Unity、批判を受けた料金システムRuntime Feeを完全撤回。一方でUnity ProやUnity Enterpriseはライセンス料値上げへ、Enterpriseは25%アップ


Unityは9月13日、新料金システム「Unity Runtime Fee」を撤回したことを発表した。料金体系を、従来のシートベースのサブスクリプションモデルに戻すという。一方で一部のライセンス料は値上げとなるようだ。

Unity Runtime Feeは、Unity利用者が開発したゲームが、エンドユーザーによってダウンロード・インストールされた回数を基準として適用。ゲームの過去12か月の収益が最小しきい値を超えており、かつ累計インストール数が最小しきい値を超えている場合、さらにインストールされるたびに規定の料金の支払いが求められる仕組みだ。つまり、たくさんインストールされたゲームの開発・運営元から、収益を得ようという仕組みだった。

同システムは昨年9月に導入が告知され、支払いの仕組みやその不明瞭さ、規約の無断改定など多岐にわたる点含め、既存のUnityユーザーから大きな批判を受けた。Unity側は説明を重ねたうえで、Unity Runtime Feeそのもののシステムを大きく変更(関連記事)。ある程度コミュニティは落ち着きを見せたものの、これまでのUnityの利点やユーザーとの信頼を壊すような手法であるという批判を受け、少なくない開発者が「Unity離れ」を起こしていたわけだ。

そして導入決定から1年が経った今、問題のUnityはなんとRuntime Feeを撤回するという。現Unity CEOのMatthew Bromberg氏は「お客様と対立する形をとってまでそのミッションを追求するべきではなく、信頼に基づいたパートナーシップこそが、本来の優先事項である」とコメント。この3か月、多くのユーザーから強い Unity であってほしいという声や、価格の引き上げはゲームの発展を促進するために必要だ、などの意見を聞いたという。

Bromberg氏は「Unity は、適正な価格と正しい方法で価値を提供することで、今後も皆様に安心して製品をご利用いただけるパートナーであり続け、皆様の長期的なビジネス構築をお手伝いしていきたい」とし、料金体系を従来のシートベースのサブスクリプションモデルに戻すことを決定したと告知した。

一方で、Unity Pro および Unity Enterpriseのライセンス料金は来年1月1日より引き上げられる。Unity Proライセンスは8%、Unity Enterpriseは25%値上げとなる。Unityのライセンス料値上げは国内向けには3月に実施されていたが、今回はグローバルな価格引き上げとなる。また年間の総収益および調達金額が 2500 万米ドルを超える利用者はUnity Enterprise の利用が必須となる点も留意したいところだ。

変更内容は以下のとおり(Unity発表から引用):

Unity Personal:昨年発表したとおり、Unity Personalは引き続き無料でご利用いただけます。これまで設定されていた総収益および調達金額の上限を現在の 10 万米ドルから倍の 20 万米ドルに引き上げます。これにより、より多くの方に Unity を無料でご利用いただけるようになります。また、年内に予定されている Unity 6 のリリースをもって、Unity Personal で開発されたゲームでの「Made with Unity」スプラッシュスクリーンの使用は任意となります。

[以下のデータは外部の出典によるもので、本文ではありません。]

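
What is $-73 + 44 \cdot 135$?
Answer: $5867$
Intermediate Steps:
$-73 + 44 \cdot 135 = -73 + 5940 = 5867$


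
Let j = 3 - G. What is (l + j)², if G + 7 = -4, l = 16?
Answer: 900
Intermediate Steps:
G = -11 (G = -7 - 4 = -11)
j = 14 (j = 3 - 1*(-11) = 3 + 11 = 14)
(l + j)² = (16 + 14)² = 30² = 900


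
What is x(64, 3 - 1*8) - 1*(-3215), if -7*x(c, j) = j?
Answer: 22510/7 ≈ 3215.7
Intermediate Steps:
x(c, j) = -j/7
x(64, 3 - 1*8) - 1*(-3215) = -(3 - 1*8)/7 - 1*(-3215) = -(3 - 8)/7 + 3215 = -⅐*(-5) + 3215 = 5/7 + 3215 = 22510/7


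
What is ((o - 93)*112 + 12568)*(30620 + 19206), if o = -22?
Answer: -15545712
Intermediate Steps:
((o - 93)*112 + 12568)*(30620 + 19206) = ((-22 - 93)*112 + 12568)*(30620 + 19206) = (-115*112 + 12568)*49826 = (-12880 + 12568)*49826 = -312*49826 = -15545712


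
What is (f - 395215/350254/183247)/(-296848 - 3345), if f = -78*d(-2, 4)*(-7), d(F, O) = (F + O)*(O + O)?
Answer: -560702641635953/19267285739384434 ≈ -0.029101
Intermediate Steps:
d(F, O) = 2*O*(F + O) (d(F, O) = (F + O)*(2*O) = 2*O*(F + O))
f = 8736 (f = -156*4*(-2 + 4)*(-7) = -156*4*2*(-7) = -78*16*(-7) = -1248*(-7) = 8736)
(f - 395215/350254/183247)/(-296848 - 3345) = (8736 - 395215/350254/183247)/(-296848 - 3345) = (8736 - 395215*1/350254*(1/183247))/(-300193) = (8736 - 395215/350254*1/183247)*(-1/300193) = (8736 - 395215/64182994738)*(-1/300193) = (560702641635953/64182994738)*(-1/300193) = -560702641635953/19267285739384434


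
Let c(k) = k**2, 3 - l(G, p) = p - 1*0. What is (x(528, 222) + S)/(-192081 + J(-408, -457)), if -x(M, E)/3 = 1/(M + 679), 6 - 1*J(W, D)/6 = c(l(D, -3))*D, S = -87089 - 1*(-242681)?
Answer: -62599847/37550977 ≈ -1.6671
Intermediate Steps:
l(G, p) = 3 - p (l(G, p) = 3 - (p - 1*0) = 3 - (p + 0) = 3 - p)
S = 155592 (S = -87089 + 242681 = 155592)
J(W, D) = 36 - 216*D (J(W, D) = 36 - 6*(3 - 1*(-3))**2*D = 36 - 6*(3 + 3)**2*D = 36 - 6*6**2*D = 36 - 216*D)
x(M, E) = -3/(679 + M) (x(M, E) = -3/(M + 679) = -3/(679 + M))
(x(528, 222) + S)/(-192081 + J(-408, -457)) = (-3/(679 + 528) + 155592)/(-192081 + (36 - 216*(-457))) = (-3/1207 + 155592)/(-192081 + (36 + 98712)) = (-3*1/1207 + 155592)/(-192081 + 98748) = (-3/1207 + 155592)/(-93333) = (187799541/1207)*(-1/93333) = -62599847/37550977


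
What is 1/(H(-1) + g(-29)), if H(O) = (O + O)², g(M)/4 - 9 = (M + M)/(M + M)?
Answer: 1/44 ≈ 0.022727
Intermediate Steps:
g(M) = 40 (g(M) = 36 + 4*((M + M)/(M + M)) = 36 + 4*((2*M)/((2*M))) = 36 + 4*((2*M)*(1/(2*M))) = 36 + 4*1 = 36 + 4 = 40)
H(O) = 4*O² (H(O) = (2*O)² = 4*O²)
1/(H(-1) + g(-29)) = 1/(4*(-1)² + 40) = 1/(4*1 + 40) = 1/(4 + 40) = 1/44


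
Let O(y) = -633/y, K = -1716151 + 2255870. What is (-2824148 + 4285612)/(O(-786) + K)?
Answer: 382903568/141406589 ≈ 2.7078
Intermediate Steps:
K = 539719
(-2824148 + 4285612)/(O(-786) + K) = (-2824148 + 4285612)/(-633/(-786) + 539719) = 1461464/(-633*(-1/786) + 539719) = 1461464/(211/262 + 539719) = 1461464/(141406589/262) = 1461464*(262/141406589) = 382903568/141406589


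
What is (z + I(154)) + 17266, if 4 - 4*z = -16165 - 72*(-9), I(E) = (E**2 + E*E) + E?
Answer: 274929/4 ≈ 68732.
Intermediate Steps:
I(E) = E + 2*E**2 (I(E) = (E**2 + E**2) + E = 2*E**2 + E = E + 2*E**2)
z = 15521/4 (z = 1 - (-16165 - 72*(-9))/4 = 1 - (-16165 + 648)/4 = 1 - 1/4*(-15517) = 1 + 15517/4 = 15521/4 ≈ 3880.3)
(z + I(154)) + 17266 = (15521/4 + 154*(1 + 2*154)) + 17266 = (15521/4 + 154*(1 + 308)) + 17266 = (15521/4 + 154*309) + 17266 = (15521/4 + 47586) + 17266 = 205865/4 + 17266 = 274929/4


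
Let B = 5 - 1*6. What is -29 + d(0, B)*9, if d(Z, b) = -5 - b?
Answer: -65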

Unity Pro および Unity Enterprise:2025 年 1 月 1 日より、サブスクリプション価格、年間の総収益および調達金額のしきい値が変更されます。これらの変更は、2025 年 1 月 1 日以降に新規、または既存の Unity Pro および Unity Enterprise のお客様が、サブスクリプションを購入・アップグレード・更新した際に適用されます。

Unity Pro:Unity Pro ライセンスは、8% の価格引き上げが適用され、シートあたり年間 2,200 米ドルとなります。※ 年間の総収益および調達金額が 20 万米ドルを超えるお客様につきましては、Unity Pro のご利用が必須となります。

Unity Enterprise:Unity Enterprise ライセンスは、25% の価格引き上げが適用されます。※米ドル価格の場合。年間の総収益および調達金額が 2,500 万米ドルを超えるお客様につきましては、Unity Enterprise のご利用が必須となります。また、サブスクリプションの最低購入数が適用される場合がございます。このライセンスは最も多くのお客様にご利用いただいていますが、各お客様が独自のニーズをお持ちで、Unity の製品やサービスを多数ご利用いただいているため、今後すべてのお客様にご連絡をし、カスタマイズされたパッケージについてご相談させていただく予定です。